The latest on NJ’s public bank:
A board tasked with overseeing the development of the long-anticipated New Jersey public bank submitted its final recommendations to Gov. Phil Murphy in February. Click here to read what it included.
Still, successful banks must be flexible. Magyar, for example, shifted from a mutually owned structure to public ownership in 2021. “The decision to become a publicly traded company really came down to raising capital so the bank could grow,” Fitzgerald said. “The additional capital raised through our public offerings has allowed the bank to expand its customer base and service larger customers, leading to new opportunities and new relationships. While there are certainly a number of challenges associated with being a publicly traded company, such as the additional reporting requirements and the costs associated with meeting these requirements, the additional capital has allowed Magyar to expand its customer base while at the same time make sure we are able to continue serving our community.”

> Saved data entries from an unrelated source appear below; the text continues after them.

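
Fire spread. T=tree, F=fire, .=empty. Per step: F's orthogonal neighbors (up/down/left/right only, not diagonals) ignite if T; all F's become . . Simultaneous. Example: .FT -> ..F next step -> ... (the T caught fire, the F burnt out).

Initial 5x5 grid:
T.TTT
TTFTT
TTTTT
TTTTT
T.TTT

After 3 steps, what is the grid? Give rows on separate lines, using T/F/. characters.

Step 1: 4 trees catch fire, 1 burn out
  T.FTT
  TF.FT
  TTFTT
  TTTTT
  T.TTT
Step 2: 6 trees catch fire, 4 burn out
  T..FT
  F...F
  TF.FT
  TTFTT
  T.TTT
Step 3: 7 trees catch fire, 6 burn out
  F...F
  .....
  F...F
  TF.FT
  T.FTT

F...F
.....
F...F
TF.FT
T.FTT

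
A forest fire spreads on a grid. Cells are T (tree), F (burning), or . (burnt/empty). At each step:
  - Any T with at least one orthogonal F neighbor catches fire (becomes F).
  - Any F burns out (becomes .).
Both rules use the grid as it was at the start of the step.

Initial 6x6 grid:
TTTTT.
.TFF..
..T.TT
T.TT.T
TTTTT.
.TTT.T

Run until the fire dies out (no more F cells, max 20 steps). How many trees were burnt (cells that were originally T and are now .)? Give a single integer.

Step 1: +4 fires, +2 burnt (F count now 4)
Step 2: +3 fires, +4 burnt (F count now 3)
Step 3: +3 fires, +3 burnt (F count now 3)
Step 4: +3 fires, +3 burnt (F count now 3)
Step 5: +4 fires, +3 burnt (F count now 4)
Step 6: +1 fires, +4 burnt (F count now 1)
Step 7: +0 fires, +1 burnt (F count now 0)
Fire out after step 7
Initially T: 22, now '.': 32
Total burnt (originally-T cells now '.'): 18

Answer: 18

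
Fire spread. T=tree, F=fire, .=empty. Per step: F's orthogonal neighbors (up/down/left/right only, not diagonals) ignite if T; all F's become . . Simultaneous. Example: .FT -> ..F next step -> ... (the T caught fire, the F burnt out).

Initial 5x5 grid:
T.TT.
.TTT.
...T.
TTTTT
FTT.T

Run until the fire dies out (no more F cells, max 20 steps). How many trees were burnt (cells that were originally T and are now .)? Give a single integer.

Step 1: +2 fires, +1 burnt (F count now 2)
Step 2: +2 fires, +2 burnt (F count now 2)
Step 3: +1 fires, +2 burnt (F count now 1)
Step 4: +1 fires, +1 burnt (F count now 1)
Step 5: +2 fires, +1 burnt (F count now 2)
Step 6: +2 fires, +2 burnt (F count now 2)
Step 7: +2 fires, +2 burnt (F count now 2)
Step 8: +2 fires, +2 burnt (F count now 2)
Step 9: +0 fires, +2 burnt (F count now 0)
Fire out after step 9
Initially T: 15, now '.': 24
Total burnt (originally-T cells now '.'): 14

Answer: 14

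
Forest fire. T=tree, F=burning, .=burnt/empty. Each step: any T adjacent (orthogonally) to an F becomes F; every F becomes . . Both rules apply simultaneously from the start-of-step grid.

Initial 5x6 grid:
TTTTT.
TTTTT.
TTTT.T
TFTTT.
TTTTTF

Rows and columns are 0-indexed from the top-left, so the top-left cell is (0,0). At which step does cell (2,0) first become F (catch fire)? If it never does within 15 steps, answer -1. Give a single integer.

Step 1: cell (2,0)='T' (+5 fires, +2 burnt)
Step 2: cell (2,0)='F' (+8 fires, +5 burnt)
  -> target ignites at step 2
Step 3: cell (2,0)='.' (+4 fires, +8 burnt)
Step 4: cell (2,0)='.' (+3 fires, +4 burnt)
Step 5: cell (2,0)='.' (+2 fires, +3 burnt)
Step 6: cell (2,0)='.' (+1 fires, +2 burnt)
Step 7: cell (2,0)='.' (+0 fires, +1 burnt)
  fire out at step 7

2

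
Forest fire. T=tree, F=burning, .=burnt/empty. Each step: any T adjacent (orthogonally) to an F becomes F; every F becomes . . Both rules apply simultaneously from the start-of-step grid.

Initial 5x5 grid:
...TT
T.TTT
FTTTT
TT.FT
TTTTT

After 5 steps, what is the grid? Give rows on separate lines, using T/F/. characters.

Step 1: 6 trees catch fire, 2 burn out
  ...TT
  F.TTT
  .FTFT
  FT..F
  TTTFT
Step 2: 7 trees catch fire, 6 burn out
  ...TT
  ..TFT
  ..F.F
  .F...
  FTF.F
Step 3: 4 trees catch fire, 7 burn out
  ...FT
  ..F.F
  .....
  .....
  .F...
Step 4: 1 trees catch fire, 4 burn out
  ....F
  .....
  .....
  .....
  .....
Step 5: 0 trees catch fire, 1 burn out
  .....
  .....
  .....
  .....
  .....

.....
.....
.....
.....
.....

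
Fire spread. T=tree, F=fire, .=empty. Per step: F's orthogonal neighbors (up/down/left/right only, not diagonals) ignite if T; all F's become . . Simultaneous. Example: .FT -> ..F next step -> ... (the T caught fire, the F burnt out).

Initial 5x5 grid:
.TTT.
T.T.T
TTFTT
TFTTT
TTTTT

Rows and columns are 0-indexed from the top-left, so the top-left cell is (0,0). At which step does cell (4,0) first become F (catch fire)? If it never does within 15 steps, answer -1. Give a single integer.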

But he also has a healthy respect for tradition. “Magyar Bank is a community bank, and that not only describes our business, but it is also our business strategy,” Fitzgerald said. “The bank has grown over the years by being an active member of the community, establishing relationships which have not only helped make a difference in the communities we serve, but has also resulted in acquiring new customers and growing the business. As we move forward, we look to continue our community-first strategy which has grown the bank to just under $1 billion in assets.”
Fitzgerald looks forward to maintaining Magyar’s momentum. “I am very excited about the future of Magyar Bank,” he said. “Throughout our history, we have weathered numerous economic cycles, including some challenging times like the Great Depression, the Great Recession, and the COVID-19 pandemic. In each case, Magyar remained true to its roots and focused on making sure we helped our community, and we emerged as a stronger institution. This is a testament to the hard working staff and the relationships we have built over our long history, and I look forward to making an even bigger impact on the communities we serve.”